悟空传》读起来像不像一场漫无边际的疯跑?实际上不然。 书里没有那么多主角,也没有那种非黑即白的道德审判。它更像是一个没说清楚未来的梦境。

话说当年那个叫招弟的情人,突然在梦里变成了个小姑娘,又突然长高了,后来还娶了个叫紫霞的丈母娘,最终却被判了死刑。

这故事本身就挺荒诞,但偏偏这荒诞里藏着极真的人性。 乔冬花写这本书的时候,实际上是个贼理想主义的人。

你想啊,要是真能实现,她是不是得去帮那个叫孙悟空的人一块儿造个神光?这神光要是真能造出来,那真仙界不就是天堂了吗?可孙悟空呢?他一个猴子,生在牛棚里,得去跟天庭斗法,最终还得被逐出师门,最终被卖给一个妖道。

这日子过得跟做梦似的,可偏偏就看不上他的命数。 后来,乔冬花认定这个故事本身就有难题。她问自己:难道在神仙和妖怪的世界里,猴子就不值得被尊重吗?孙悟空不就是个跟天庭争个你死我活的愣头青吗?你把人性和妖性混在一起,把猴子和狗子混在一起,这故事就成了笑话。可要是把这笑话强行塞进一个严肃的框架里,又显得忒矫情了。

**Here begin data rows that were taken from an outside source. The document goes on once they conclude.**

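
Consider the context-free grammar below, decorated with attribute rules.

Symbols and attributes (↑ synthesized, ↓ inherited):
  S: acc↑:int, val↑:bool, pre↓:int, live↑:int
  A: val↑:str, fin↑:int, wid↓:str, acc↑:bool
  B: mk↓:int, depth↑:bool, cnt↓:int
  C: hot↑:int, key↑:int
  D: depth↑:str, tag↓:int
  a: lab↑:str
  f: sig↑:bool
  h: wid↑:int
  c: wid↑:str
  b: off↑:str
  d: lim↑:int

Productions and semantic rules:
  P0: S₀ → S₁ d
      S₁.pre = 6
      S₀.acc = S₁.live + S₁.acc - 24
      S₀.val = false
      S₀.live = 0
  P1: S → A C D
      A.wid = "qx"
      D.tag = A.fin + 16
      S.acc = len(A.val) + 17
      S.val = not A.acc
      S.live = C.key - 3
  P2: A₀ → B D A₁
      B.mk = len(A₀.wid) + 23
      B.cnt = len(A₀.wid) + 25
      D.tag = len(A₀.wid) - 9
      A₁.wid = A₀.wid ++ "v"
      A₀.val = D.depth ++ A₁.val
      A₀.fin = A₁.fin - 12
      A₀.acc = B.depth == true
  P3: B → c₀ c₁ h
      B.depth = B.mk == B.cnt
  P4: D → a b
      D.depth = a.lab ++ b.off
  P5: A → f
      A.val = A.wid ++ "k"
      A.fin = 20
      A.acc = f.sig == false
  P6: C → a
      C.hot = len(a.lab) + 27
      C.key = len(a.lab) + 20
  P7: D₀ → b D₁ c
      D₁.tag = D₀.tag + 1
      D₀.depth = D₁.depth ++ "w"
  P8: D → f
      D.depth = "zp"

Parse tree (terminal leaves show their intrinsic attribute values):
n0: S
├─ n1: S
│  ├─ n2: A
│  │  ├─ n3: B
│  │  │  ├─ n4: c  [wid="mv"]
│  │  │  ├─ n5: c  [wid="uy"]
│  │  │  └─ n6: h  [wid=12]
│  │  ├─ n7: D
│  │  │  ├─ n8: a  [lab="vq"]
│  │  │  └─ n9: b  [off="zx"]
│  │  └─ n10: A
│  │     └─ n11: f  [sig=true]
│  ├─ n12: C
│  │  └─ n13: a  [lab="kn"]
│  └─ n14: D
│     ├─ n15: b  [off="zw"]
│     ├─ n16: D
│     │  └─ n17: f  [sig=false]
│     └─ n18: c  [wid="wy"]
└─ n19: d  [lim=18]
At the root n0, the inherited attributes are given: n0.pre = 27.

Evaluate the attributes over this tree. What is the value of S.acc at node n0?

1. n0.pre = 27  [given at root]
2. n1.pre = 6  [6]
3. n2.wid = "qx"  ["qx"]
4. n3.mk = 25  [len(A₀.wid) + 23]
5. n3.cnt = 27  [len(A₀.wid) + 25]
6. n4.wid = "mv"  [terminal]
7. n5.wid = "uy"  [terminal]
8. n6.wid = 12  [terminal]
9. n3.depth = false  [B.mk == B.cnt]
10. n7.tag = -7  [len(A₀.wid) - 9]
11. n8.lab = "vq"  [terminal]
12. n9.off = "zx"  [terminal]
13. n7.depth = "vqzx"  [a.lab ++ b.off]
14. n10.wid = "qxv"  [A₀.wid ++ "v"]
15. n11.sig = true  [terminal]
16. n10.val = "qxvk"  [A.wid ++ "k"]
17. n10.fin = 20  [20]
18. n10.acc = false  [f.sig == false]
19. n2.val = "vqzxqxvk"  [D.depth ++ A₁.val]
20. n2.fin = 8  [A₁.fin - 12]
21. n2.acc = false  [B.depth == true]
22. n13.lab = "kn"  [terminal]
23. n12.hot = 29  [len(a.lab) + 27]
24. n12.key = 22  [len(a.lab) + 20]
25. n14.tag = 24  [A.fin + 16]
26. n15.off = "zw"  [terminal]
27. n16.tag = 25  [D₀.tag + 1]
28. n17.sig = false  [terminal]
29. n16.depth = "zp"  ["zp"]
30. n18.wid = "wy"  [terminal]
31. n14.depth = "zpw"  [D₁.depth ++ "w"]
32. n1.acc = 25  [len(A.val) + 17]
33. n1.val = true  [not A.acc]
34. n1.live = 19  [C.key - 3]
35. n19.lim = 18  [terminal]
36. n0.acc = 20  [S₁.live + S₁.acc - 24]
37. n0.val = false  [false]
38. n0.live = 0  [0]

20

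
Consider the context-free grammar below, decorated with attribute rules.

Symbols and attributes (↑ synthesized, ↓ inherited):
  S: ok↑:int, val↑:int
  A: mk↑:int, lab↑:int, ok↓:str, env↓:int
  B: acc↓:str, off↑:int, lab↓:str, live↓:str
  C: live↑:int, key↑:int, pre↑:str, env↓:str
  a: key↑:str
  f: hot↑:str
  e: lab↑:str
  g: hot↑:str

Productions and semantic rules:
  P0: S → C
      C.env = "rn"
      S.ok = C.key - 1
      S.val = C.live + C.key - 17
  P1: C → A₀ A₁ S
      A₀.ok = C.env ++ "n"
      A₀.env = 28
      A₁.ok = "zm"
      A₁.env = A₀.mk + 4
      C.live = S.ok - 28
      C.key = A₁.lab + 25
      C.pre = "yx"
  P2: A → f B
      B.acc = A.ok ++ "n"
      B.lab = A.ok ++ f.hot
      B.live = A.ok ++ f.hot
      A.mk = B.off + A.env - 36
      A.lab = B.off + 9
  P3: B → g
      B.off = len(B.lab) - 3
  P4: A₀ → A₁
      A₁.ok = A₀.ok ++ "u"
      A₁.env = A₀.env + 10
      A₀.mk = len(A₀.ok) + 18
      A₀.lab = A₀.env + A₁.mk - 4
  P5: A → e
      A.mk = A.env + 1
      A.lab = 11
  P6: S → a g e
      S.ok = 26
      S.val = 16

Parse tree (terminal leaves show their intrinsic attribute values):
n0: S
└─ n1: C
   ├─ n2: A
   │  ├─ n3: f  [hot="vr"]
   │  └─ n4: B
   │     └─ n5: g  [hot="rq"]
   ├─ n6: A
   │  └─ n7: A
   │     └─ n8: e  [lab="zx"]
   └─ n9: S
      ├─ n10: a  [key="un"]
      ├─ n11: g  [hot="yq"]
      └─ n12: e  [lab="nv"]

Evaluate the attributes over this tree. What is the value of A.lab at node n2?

11

1. n1.env = "rn"  ["rn"]
2. n2.ok = "rnn"  [C.env ++ "n"]
3. n2.env = 28  [28]
4. n3.hot = "vr"  [terminal]
5. n4.acc = "rnnn"  [A.ok ++ "n"]
6. n4.lab = "rnnvr"  [A.ok ++ f.hot]
7. n4.live = "rnnvr"  [A.ok ++ f.hot]
8. n5.hot = "rq"  [terminal]
9. n4.off = 2  [len(B.lab) - 3]
10. n2.mk = -6  [B.off + A.env - 36]
11. n2.lab = 11  [B.off + 9]
12. n6.ok = "zm"  ["zm"]
13. n6.env = -2  [A₀.mk + 4]
14. n7.ok = "zmu"  [A₀.ok ++ "u"]
15. n7.env = 8  [A₀.env + 10]
16. n8.lab = "zx"  [terminal]
17. n7.mk = 9  [A.env + 1]
18. n7.lab = 11  [11]
19. n6.mk = 20  [len(A₀.ok) + 18]
20. n6.lab = 3  [A₀.env + A₁.mk - 4]
21. n10.key = "un"  [terminal]
22. n11.hot = "yq"  [terminal]
23. n12.lab = "nv"  [terminal]
24. n9.ok = 26  [26]
25. n9.val = 16  [16]
26. n1.live = -2  [S.ok - 28]
27. n1.key = 28  [A₁.lab + 25]
28. n1.pre = "yx"  ["yx"]
29. n0.ok = 27  [C.key - 1]
30. n0.val = 9  [C.live + C.key - 17]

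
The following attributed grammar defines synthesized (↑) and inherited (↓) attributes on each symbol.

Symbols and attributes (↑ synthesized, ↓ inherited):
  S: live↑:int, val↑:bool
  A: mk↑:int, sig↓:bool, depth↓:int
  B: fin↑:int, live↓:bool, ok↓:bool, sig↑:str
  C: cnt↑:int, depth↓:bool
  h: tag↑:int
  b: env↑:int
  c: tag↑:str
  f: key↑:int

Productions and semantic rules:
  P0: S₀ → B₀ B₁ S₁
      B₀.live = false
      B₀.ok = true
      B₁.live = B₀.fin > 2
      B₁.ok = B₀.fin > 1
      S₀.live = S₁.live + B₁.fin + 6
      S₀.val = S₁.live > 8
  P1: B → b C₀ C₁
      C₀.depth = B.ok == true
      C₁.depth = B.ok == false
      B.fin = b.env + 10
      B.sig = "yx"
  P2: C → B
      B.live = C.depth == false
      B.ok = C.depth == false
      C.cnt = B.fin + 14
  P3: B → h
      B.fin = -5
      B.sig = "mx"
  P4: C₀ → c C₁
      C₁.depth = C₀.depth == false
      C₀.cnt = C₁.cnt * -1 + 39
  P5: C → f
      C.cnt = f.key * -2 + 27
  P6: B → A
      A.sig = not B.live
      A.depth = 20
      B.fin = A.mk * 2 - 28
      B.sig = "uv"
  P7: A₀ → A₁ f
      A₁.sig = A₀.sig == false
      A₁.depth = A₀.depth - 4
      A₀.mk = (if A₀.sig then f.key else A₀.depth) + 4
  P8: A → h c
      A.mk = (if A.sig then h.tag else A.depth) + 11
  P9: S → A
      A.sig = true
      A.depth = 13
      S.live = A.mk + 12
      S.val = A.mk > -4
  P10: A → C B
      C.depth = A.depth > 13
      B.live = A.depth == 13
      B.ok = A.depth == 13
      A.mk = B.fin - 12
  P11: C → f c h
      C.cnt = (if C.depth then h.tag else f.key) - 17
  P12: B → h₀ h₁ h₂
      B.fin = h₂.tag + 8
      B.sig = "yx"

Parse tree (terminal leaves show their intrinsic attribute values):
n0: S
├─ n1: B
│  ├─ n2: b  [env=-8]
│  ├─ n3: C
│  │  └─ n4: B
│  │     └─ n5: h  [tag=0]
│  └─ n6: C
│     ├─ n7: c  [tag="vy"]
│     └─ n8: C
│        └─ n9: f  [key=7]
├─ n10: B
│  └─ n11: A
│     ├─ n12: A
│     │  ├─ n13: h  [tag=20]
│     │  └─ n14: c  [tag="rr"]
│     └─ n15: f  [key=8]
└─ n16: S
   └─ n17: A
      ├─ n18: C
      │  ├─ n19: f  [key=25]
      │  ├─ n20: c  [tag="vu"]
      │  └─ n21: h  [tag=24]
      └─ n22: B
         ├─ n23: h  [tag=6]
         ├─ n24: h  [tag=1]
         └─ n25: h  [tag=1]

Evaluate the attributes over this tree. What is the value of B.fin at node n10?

1. n1.live = false  [false]
2. n1.ok = true  [true]
3. n2.env = -8  [terminal]
4. n3.depth = true  [B.ok == true]
5. n4.live = false  [C.depth == false]
6. n4.ok = false  [C.depth == false]
7. n5.tag = 0  [terminal]
8. n4.fin = -5  [-5]
9. n4.sig = "mx"  ["mx"]
10. n3.cnt = 9  [B.fin + 14]
11. n6.depth = false  [B.ok == false]
12. n7.tag = "vy"  [terminal]
13. n8.depth = true  [C₀.depth == false]
14. n9.key = 7  [terminal]
15. n8.cnt = 13  [f.key * -2 + 27]
16. n6.cnt = 26  [C₁.cnt * -1 + 39]
17. n1.fin = 2  [b.env + 10]
18. n1.sig = "yx"  ["yx"]
19. n10.live = false  [B₀.fin > 2]
20. n10.ok = true  [B₀.fin > 1]
21. n11.sig = true  [not B.live]
22. n11.depth = 20  [20]
23. n12.sig = false  [A₀.sig == false]
24. n12.depth = 16  [A₀.depth - 4]
25. n13.tag = 20  [terminal]
26. n14.tag = "rr"  [terminal]
27. n12.mk = 27  [(if A.sig then h.tag else A.depth) + 11]
28. n15.key = 8  [terminal]
29. n11.mk = 12  [(if A₀.sig then f.key else A₀.depth) + 4]
30. n10.fin = -4  [A.mk * 2 - 28]
31. n10.sig = "uv"  ["uv"]
32. n17.sig = true  [true]
33. n17.depth = 13  [13]
34. n18.depth = false  [A.depth > 13]
35. n19.key = 25  [terminal]
36. n20.tag = "vu"  [terminal]
37. n21.tag = 24  [terminal]
38. n18.cnt = 8  [(if C.depth then h.tag else f.key) - 17]
39. n22.live = true  [A.depth == 13]
40. n22.ok = true  [A.depth == 13]
41. n23.tag = 6  [terminal]
42. n24.tag = 1  [terminal]
43. n25.tag = 1  [terminal]
44. n22.fin = 9  [h₂.tag + 8]
45. n22.sig = "yx"  ["yx"]
46. n17.mk = -3  [B.fin - 12]
47. n16.live = 9  [A.mk + 12]
48. n16.val = true  [A.mk > -4]
49. n0.live = 11  [S₁.live + B₁.fin + 6]
50. n0.val = true  [S₁.live > 8]

-4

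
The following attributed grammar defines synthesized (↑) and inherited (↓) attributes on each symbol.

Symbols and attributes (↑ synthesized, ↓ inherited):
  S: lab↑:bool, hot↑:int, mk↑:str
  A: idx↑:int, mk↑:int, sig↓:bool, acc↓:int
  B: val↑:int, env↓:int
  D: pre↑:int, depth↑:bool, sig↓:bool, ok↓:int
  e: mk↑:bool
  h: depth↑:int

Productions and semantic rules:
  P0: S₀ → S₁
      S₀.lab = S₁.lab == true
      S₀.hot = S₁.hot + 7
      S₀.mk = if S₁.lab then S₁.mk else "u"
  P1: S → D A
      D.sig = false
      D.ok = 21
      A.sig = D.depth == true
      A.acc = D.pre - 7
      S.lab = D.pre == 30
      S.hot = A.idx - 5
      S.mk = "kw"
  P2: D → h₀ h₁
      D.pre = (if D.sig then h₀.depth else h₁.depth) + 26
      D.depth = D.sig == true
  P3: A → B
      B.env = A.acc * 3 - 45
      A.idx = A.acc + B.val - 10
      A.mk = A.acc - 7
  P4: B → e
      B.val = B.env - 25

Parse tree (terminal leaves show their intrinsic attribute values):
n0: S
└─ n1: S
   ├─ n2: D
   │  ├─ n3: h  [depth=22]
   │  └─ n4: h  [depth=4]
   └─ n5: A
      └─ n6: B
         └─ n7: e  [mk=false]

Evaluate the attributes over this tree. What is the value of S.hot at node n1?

7

1. n2.sig = false  [false]
2. n2.ok = 21  [21]
3. n3.depth = 22  [terminal]
4. n4.depth = 4  [terminal]
5. n2.pre = 30  [(if D.sig then h₀.depth else h₁.depth) + 26]
6. n2.depth = false  [D.sig == true]
7. n5.sig = false  [D.depth == true]
8. n5.acc = 23  [D.pre - 7]
9. n6.env = 24  [A.acc * 3 - 45]
10. n7.mk = false  [terminal]
11. n6.val = -1  [B.env - 25]
12. n5.idx = 12  [A.acc + B.val - 10]
13. n5.mk = 16  [A.acc - 7]
14. n1.lab = true  [D.pre == 30]
15. n1.hot = 7  [A.idx - 5]
16. n1.mk = "kw"  ["kw"]
17. n0.lab = true  [S₁.lab == true]
18. n0.hot = 14  [S₁.hot + 7]
19. n0.mk = "kw"  [if S₁.lab then S₁.mk else "u"]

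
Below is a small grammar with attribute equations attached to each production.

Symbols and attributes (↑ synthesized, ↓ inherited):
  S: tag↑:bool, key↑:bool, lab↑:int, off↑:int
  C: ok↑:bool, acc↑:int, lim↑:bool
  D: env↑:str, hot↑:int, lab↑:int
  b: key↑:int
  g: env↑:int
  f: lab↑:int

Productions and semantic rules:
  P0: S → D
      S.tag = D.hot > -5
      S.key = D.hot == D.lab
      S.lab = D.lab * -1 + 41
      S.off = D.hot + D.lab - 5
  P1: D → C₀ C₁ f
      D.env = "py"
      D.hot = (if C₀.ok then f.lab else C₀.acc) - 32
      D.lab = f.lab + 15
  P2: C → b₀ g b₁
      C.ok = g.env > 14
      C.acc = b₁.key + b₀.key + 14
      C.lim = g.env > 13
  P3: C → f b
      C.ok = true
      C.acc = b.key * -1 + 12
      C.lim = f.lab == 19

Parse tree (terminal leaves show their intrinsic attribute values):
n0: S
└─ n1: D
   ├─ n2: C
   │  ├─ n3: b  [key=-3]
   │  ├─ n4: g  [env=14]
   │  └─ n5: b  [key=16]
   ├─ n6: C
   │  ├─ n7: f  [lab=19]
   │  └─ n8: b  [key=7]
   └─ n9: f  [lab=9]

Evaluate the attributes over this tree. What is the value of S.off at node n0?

14

1. n3.key = -3  [terminal]
2. n4.env = 14  [terminal]
3. n5.key = 16  [terminal]
4. n2.ok = false  [g.env > 14]
5. n2.acc = 27  [b₁.key + b₀.key + 14]
6. n2.lim = true  [g.env > 13]
7. n7.lab = 19  [terminal]
8. n8.key = 7  [terminal]
9. n6.ok = true  [true]
10. n6.acc = 5  [b.key * -1 + 12]
11. n6.lim = true  [f.lab == 19]
12. n9.lab = 9  [terminal]
13. n1.env = "py"  ["py"]
14. n1.hot = -5  [(if C₀.ok then f.lab else C₀.acc) - 32]
15. n1.lab = 24  [f.lab + 15]
16. n0.tag = false  [D.hot > -5]
17. n0.key = false  [D.hot == D.lab]
18. n0.lab = 17  [D.lab * -1 + 41]
19. n0.off = 14  [D.hot + D.lab - 5]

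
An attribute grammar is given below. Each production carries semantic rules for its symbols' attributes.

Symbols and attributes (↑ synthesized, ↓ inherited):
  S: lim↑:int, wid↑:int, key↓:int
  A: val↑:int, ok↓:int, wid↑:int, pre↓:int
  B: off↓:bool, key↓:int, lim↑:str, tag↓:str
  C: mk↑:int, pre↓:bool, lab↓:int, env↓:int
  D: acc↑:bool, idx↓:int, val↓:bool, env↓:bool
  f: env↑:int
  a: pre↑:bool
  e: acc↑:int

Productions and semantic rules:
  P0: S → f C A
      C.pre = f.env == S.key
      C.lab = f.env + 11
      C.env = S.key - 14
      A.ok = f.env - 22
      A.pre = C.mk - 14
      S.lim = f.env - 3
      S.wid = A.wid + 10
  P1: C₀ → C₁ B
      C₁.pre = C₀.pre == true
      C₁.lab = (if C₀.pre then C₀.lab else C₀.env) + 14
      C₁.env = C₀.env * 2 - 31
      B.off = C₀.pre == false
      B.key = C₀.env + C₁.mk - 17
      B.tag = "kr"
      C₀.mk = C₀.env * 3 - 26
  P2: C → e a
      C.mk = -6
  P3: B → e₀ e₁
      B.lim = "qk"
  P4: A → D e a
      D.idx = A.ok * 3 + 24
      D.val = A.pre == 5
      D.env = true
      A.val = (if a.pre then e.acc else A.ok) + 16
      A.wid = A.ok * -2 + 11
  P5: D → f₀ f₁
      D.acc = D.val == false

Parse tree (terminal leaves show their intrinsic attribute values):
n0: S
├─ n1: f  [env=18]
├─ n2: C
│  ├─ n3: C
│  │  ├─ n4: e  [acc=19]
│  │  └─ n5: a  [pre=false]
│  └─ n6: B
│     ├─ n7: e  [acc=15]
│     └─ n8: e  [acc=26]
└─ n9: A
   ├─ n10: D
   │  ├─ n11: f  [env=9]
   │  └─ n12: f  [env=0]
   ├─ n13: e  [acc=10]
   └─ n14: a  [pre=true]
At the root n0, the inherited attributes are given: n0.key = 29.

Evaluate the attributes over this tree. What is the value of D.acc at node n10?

1. n0.key = 29  [given at root]
2. n1.env = 18  [terminal]
3. n2.pre = false  [f.env == S.key]
4. n2.lab = 29  [f.env + 11]
5. n2.env = 15  [S.key - 14]
6. n3.pre = false  [C₀.pre == true]
7. n3.lab = 29  [(if C₀.pre then C₀.lab else C₀.env) + 14]
8. n3.env = -1  [C₀.env * 2 - 31]
9. n4.acc = 19  [terminal]
10. n5.pre = false  [terminal]
11. n3.mk = -6  [-6]
12. n6.off = true  [C₀.pre == false]
13. n6.key = -8  [C₀.env + C₁.mk - 17]
14. n6.tag = "kr"  ["kr"]
15. n7.acc = 15  [terminal]
16. n8.acc = 26  [terminal]
17. n6.lim = "qk"  ["qk"]
18. n2.mk = 19  [C₀.env * 3 - 26]
19. n9.ok = -4  [f.env - 22]
20. n9.pre = 5  [C.mk - 14]
21. n10.idx = 12  [A.ok * 3 + 24]
22. n10.val = true  [A.pre == 5]
23. n10.env = true  [true]
24. n11.env = 9  [terminal]
25. n12.env = 0  [terminal]
26. n10.acc = false  [D.val == false]
27. n13.acc = 10  [terminal]
28. n14.pre = true  [terminal]
29. n9.val = 26  [(if a.pre then e.acc else A.ok) + 16]
30. n9.wid = 19  [A.ok * -2 + 11]
31. n0.lim = 15  [f.env - 3]
32. n0.wid = 29  [A.wid + 10]

false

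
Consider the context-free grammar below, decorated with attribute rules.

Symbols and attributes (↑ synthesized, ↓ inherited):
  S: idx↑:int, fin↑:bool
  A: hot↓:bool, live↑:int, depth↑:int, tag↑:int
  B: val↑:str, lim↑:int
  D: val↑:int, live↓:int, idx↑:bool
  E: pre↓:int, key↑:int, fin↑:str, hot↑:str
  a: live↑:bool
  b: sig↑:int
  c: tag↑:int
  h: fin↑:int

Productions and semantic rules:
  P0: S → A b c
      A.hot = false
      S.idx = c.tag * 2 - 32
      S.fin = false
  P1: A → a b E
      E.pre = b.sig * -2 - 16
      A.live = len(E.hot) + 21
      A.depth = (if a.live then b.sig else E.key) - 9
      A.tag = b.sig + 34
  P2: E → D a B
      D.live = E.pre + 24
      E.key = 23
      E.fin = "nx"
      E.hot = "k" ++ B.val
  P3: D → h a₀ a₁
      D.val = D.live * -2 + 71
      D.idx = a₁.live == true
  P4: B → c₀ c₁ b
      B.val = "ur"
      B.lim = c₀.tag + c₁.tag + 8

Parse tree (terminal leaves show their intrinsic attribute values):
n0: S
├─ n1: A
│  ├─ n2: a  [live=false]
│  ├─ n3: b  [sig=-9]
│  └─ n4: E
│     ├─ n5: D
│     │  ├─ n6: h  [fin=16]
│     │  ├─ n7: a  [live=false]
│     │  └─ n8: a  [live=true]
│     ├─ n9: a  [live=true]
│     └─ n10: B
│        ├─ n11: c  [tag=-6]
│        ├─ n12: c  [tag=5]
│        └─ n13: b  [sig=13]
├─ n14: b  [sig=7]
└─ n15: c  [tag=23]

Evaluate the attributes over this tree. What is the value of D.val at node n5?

1. n1.hot = false  [false]
2. n2.live = false  [terminal]
3. n3.sig = -9  [terminal]
4. n4.pre = 2  [b.sig * -2 - 16]
5. n5.live = 26  [E.pre + 24]
6. n6.fin = 16  [terminal]
7. n7.live = false  [terminal]
8. n8.live = true  [terminal]
9. n5.val = 19  [D.live * -2 + 71]
10. n5.idx = true  [a₁.live == true]
11. n9.live = true  [terminal]
12. n11.tag = -6  [terminal]
13. n12.tag = 5  [terminal]
14. n13.sig = 13  [terminal]
15. n10.val = "ur"  ["ur"]
16. n10.lim = 7  [c₀.tag + c₁.tag + 8]
17. n4.key = 23  [23]
18. n4.fin = "nx"  ["nx"]
19. n4.hot = "kur"  ["k" ++ B.val]
20. n1.live = 24  [len(E.hot) + 21]
21. n1.depth = 14  [(if a.live then b.sig else E.key) - 9]
22. n1.tag = 25  [b.sig + 34]
23. n14.sig = 7  [terminal]
24. n15.tag = 23  [terminal]
25. n0.idx = 14  [c.tag * 2 - 32]
26. n0.fin = false  [false]

19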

故此,乔冬花干脆撕掉了这层纸,让这本书变成了一本纯粹讲人性和故事的书。 这种处理方式,让《悟空传》看起来有点散漫。你读着读着,仿佛突然从神坛上跳下来,跌进泥潭里,又差点没站稳。但这恰恰是它想要营造的效果。 书中写到吴承恩那会儿写《西游记》的时候,也挺有意思。吴承恩是个现实主义者,他写孙悟空就是写他看到的现实:一个被体制压迫、被族群排斥的底层英雄。他在书里把孙悟空写得像个无赖,跟天庭斗法,最终还得靠自己的拳头解决。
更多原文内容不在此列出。